You will note that they all deal with death and resurrection. We hear the story of the raising of Lazarus in our Gospel lesson. Our Old Testament reading is the well-known valley of the dry bones narrative from Ezekiel. And the apostle Paul, in his letter to the Romans, ties those two stories together perfectly by stating: “If the Spirit of him who raised Jesus from the dead dwells in you, he who raised Christ from the dead will give life to your mortal bodies also through his Spirit that dwells in you.”

These lessons invite us to reflect on what it means to embrace Jesus as the resurrection and the life and ask ourselves, what impact does that have on the shaping of our Christian lives?

Let me suggest these thoughts: Jesus’ life penetrates the world’s despair, darkness and death. Jesus is a pillar of confidence among a sea of doubters. Jesus is a model of faith for those whose faith is wavering.

As we have been making our way through Lent’s Forty Days we have heard the accounts of signs that Jesus performed so that people would believe. And I can’t think of a better way of closing this week that with the words of the apostle Paul once again. This is one of my favorite verses, which I often use as a final blessing:

May the God of hope fill you with all joy and peace in believing, so that you may abound in hope by the power of the Holy Spirit.  [Romans 15:13]

+++

·   This coming Sunday morning, April 2, I will be visiting with the people of God at Zion Lutheran Church, North Canton.

·   That same Sunday afternoon, I will install Pastor Bradley Ross, called to serve the people of God at Triune Lutheran Church, Broadview Heights, and the Lutheran Church of the Covenant, Maple Heights. The installation will take place at Covenant at 4:30 p.m. All rostered ministers are invited to vest and process. The color of the day is purple.

This installation will be somewhat emotional for me. As many of you may recall, I served the Lutheran Church of the Covenant for five years before being called to the office of Bishop. I have many fond memories of the people there and the ministry that was carried out in Jesus’ name.
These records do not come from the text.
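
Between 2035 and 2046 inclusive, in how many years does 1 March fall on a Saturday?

2

Day of week of March 1 in each year:
2035: Thu, 2036: Sat ✓, 2037: Sun, 2038: Mon, 2039: Tue, 2040: Thu, 2041: Fri, 2042: Sat ✓, 2043: Sun, 2044: Tue, 2045: Wed, 2046: Thu
Saturdays: 2036, 2042.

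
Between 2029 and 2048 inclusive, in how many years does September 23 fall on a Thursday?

2

Day of week of September 23 in each year:
2029: Sun, 2030: Mon, 2031: Tue, 2032: Thu ✓, 2033: Fri, 2034: Sat, 2035: Sun, 2036: Tue, 2037: Wed, 2038: Thu ✓, 2039: Fri, 2040: Sun, 2041: Mon, 2042: Tue, 2043: Wed, 2044: Fri, 2045: Sat, 2046: Sun, 2047: Mon, 2048: Wed
Thursdays: 2032, 2038.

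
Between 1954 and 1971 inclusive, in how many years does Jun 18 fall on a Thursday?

3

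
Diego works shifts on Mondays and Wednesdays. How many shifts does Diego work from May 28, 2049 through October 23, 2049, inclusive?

May 28, 2049 is a Friday.
From May 28, 2049 to October 23, 2049 is 149 days inclusive.
149 = 7 × 21 + 2, so there are 21 full weeks plus 2 extra days.
Each full week contributes 2 days from the set (Mon, Wed): 21 × 2 = 42.
The 2 extra days are Friday, Saturday — none qualify.
Total: 42 + 0 = 42.

42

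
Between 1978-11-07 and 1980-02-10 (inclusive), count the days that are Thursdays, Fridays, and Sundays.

1978-11-07 is a Tuesday.
The range spans 461 days (inclusive of both endpoints).
461 = 7 × 65 + 6, so there are 65 full weeks plus 6 extra days.
Each full week contributes 3 days from the set (Thu, Fri, Sun): 65 × 3 = 195.
The 6 extra days are Tuesday, Wednesday, Thursday, Friday, Saturday, Sunday — 3 of them qualify.
Total: 195 + 3 = 198.

198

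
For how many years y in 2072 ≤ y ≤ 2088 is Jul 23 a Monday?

Day of week of July 23 in each year:
2072: Sat, 2073: Sun, 2074: Mon ✓, 2075: Tue, 2076: Thu, 2077: Fri, 2078: Sat, 2079: Sun, 2080: Tue, 2081: Wed, 2082: Thu, 2083: Fri, 2084: Sun, 2085: Mon ✓, 2086: Tue, 2087: Wed, 2088: Fri
Mondays: 2074, 2085.

2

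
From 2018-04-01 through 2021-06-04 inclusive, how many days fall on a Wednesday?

2018-04-01 is a Sunday.
From 2018-04-01 to 2021-06-04 is 1161 days inclusive.
1161 = 7 × 165 + 6, so there are 165 full weeks plus 6 extra days.
Each full week contributes one Wednesday: 165 so far.
The 6 extra days are Sun, Mon, Tue, Wed, Thu, Fri — 1 of them qualifies.
Total: 165 + 1 = 166.

166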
Both Covenant and Triune have waited longer than usual for a new pastor. I pray for all God’s richest blessings on the two congregations as they begin this new life and partnership together.

+Bishop Abraham Allende

 

2 comments

  1. I have learned this Lent up here in Minnesota from Pastor Peterson at Trinity in Moorhead and from your friend and mine Bishop Wohlrabe that the Christian life is End in Christ’s and our death, then Beginning in Christ’s and our resurrection, and now the Middle. I have always been encouraged by your ministry in the Middle. Continue to share and lead in Word and Sacrament and Mysteries of Faith with us in the Middle. Blessings!